YESTERDAY, GLENN GREENWALD made what I think is the most essential point about classified information and national security: Governments can, and all too often do, cover up their own venal and illegal acts by using the claim of national security to remove from public scrutiny any information that would reveal that wrongdoing. That makes leaks of classified information critical to democracy. Without principled whistleblowers within the government who disclose secret information about policies and actions that have the potential to harm the public interest, this country would have descended into tyranny long ago.

And that is the real reason why the Bush administration is so apoplectic about Mary McCarthy: She revealed information about legally and ethically questionable policies that Bush would never have been able to implement if they had been subject to public scrutiny.
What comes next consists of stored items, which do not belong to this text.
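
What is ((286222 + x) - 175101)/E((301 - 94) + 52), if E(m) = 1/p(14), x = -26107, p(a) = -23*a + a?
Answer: -26184312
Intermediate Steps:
p(a) = -22*a
E(m) = -1/308 (E(m) = 1/(-22*14) = 1/(-308) = -1/308)
((286222 + x) - 175101)/E((301 - 94) + 52) = ((286222 - 26107) - 175101)/(-1/308) = (260115 - 175101)*(-308) = 85014*(-308) = -26184312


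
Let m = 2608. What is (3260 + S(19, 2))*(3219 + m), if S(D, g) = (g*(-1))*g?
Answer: 18972712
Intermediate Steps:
S(D, g) = -g² (S(D, g) = (-g)*g = -g²)
(3260 + S(19, 2))*(3219 + m) = (3260 - 1*2²)*(3219 + 2608) = (3260 - 1*4)*5827 = (3260 - 4)*5827 = 3256*5827 = 18972712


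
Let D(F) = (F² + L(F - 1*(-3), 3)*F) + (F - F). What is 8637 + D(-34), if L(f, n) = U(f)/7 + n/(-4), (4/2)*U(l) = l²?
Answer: 104785/14 ≈ 7484.6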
All of the leaks about which Bush followers are so upset have a common attribute - they all reveal conduct by the government which is highly controversial and, in many cases, opposed by most citizens. None of the leaks falls into the category of the clear-cut case where national security is harmed without any public interest being served (the classic example being the advanced disclosure of troop movements, which is designed only to help the enemy without sparking any serious debate over a legitimately controversial issue). All of the leaks which are targeted by Bush followers for outrage and criminal prosecution all exposed government misconduct while avoiding any genuine national security harm. Their most significant impact, by far, was on the political front, not the security or military front.

There is virtually no significant government scandal in our country's history which did not rely upon disclosure of classified information to the press in order to expose the government's misconduct. The illegality of the Nixon administration was exposed almost exclusively through leaks by government employees of classified information, and virtually every Clinton scandal was achieved via leaks of classified and other secret information by sources hostile to the administration. Leaks of classified information are a critical part of how we check abuses on government secrecy; both sides have always used them and still do; and the government's power to punish leakers -- when used selectively and aggressively -- becomes the power to conceal one's wrongdoing.
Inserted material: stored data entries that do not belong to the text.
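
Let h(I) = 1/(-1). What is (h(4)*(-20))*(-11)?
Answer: -220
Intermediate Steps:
h(I) = -1
(h(4)*(-20))*(-11) = -1*(-20)*(-11) = 20*(-11) = -220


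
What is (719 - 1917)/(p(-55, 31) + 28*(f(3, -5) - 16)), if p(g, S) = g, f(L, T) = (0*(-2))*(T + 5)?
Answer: 1198/503 ≈ 2.3817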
If we had the society which Bush followers are seeking to impose -- where anyone is imprisoned who discloses, or writes about, any information marked "classified" by the government -- Watergate misconduct would never have been exposed. We would not know that the administration was eavesdropping on us without warrants in violation of the law. We would not know that our government systematically used torture as a routine interrogation device nor that it disappeared terrorist suspects to black prisons. And we would not have learned of the substantial doubts which existed, and the evidence bolstering those doubts, regarding Saddam's weapons capability prior to our invasion. Nor, for that matter, would we have recently learned about the administration's apparently advanced plans to wage war on Iran.
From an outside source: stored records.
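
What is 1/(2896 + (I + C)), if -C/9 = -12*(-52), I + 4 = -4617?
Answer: -1/7341 ≈ -0.00013622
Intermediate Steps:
I = -4621 (I = -4 - 4617 = -4621)
C = -5616 (C = -(-108)*(-52) = -9*624 = -5616)
1/(2896 + (I + C)) = 1/(2896 + (-4621 - 5616)) = 1/(2896 - 10237) = 1/(-7341) = -1/7341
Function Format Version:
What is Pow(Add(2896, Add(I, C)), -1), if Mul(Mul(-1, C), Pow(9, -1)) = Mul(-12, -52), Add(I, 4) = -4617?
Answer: Rational(-1, 7341) ≈ -0.00013622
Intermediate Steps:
I = -4621 (I = Add(-4, -4617) = -4621)
C = -5616 (C = Mul(-9, Mul(-12, -52)) = Mul(-9, 624) = -5616)
Pow(Add(2896, Add(I, C)), -1) = Pow(Add(2896, Add(-4621, -5616)), -1) = Pow(Add(2896, -10237), -1) = Pow(-7341, -1) = Rational(-1, 7341)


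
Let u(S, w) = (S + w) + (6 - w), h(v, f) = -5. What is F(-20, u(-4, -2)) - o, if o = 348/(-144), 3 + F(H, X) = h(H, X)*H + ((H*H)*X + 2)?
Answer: 10817/12 ≈ 901.42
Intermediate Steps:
u(S, w) = 6 + S
F(H, X) = -1 - 5*H + X*H² (F(H, X) = -3 + (-5*H + ((H*H)*X + 2)) = -3 + (-5*H + (H²*X + 2)) = -3 + (-5*H + (X*H² + 2)) = -3 + (-5*H + (2 + X*H²)) = -3 + (2 - 5*H + X*H²) = -1 - 5*H + X*H²)
o = -29/12 (o = 348*(-1/144) = -29/12 ≈ -2.4167)
F(-20, u(-4, -2)) - o = (-1 - 5*(-20) + (6 - 4)*(-20)²) - 1*(-29/12) = (-1 + 100 + 2*400) + 29/12 = (-1 + 100 + 800) + 29/12 = 899 + 29/12 = 10817/12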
These types of unauthorized disclosures, more than anything else, are what accounts for the fact that Americans finally realized what type of government we really have, and caused literally millions of Americans to abandon this President and his administration. Is it really any wonder why the president's followers are so eager to imprison the people responsible for these types of leaks, while insistently ignoring the leaks designed to help the president? This has nothing to do with national security or with safeguarding classified information. It is about punishment, vengeance, and deterrence -- all focused on those who have exposed, or who could expose, government misconduct that results in political harm to George Bush.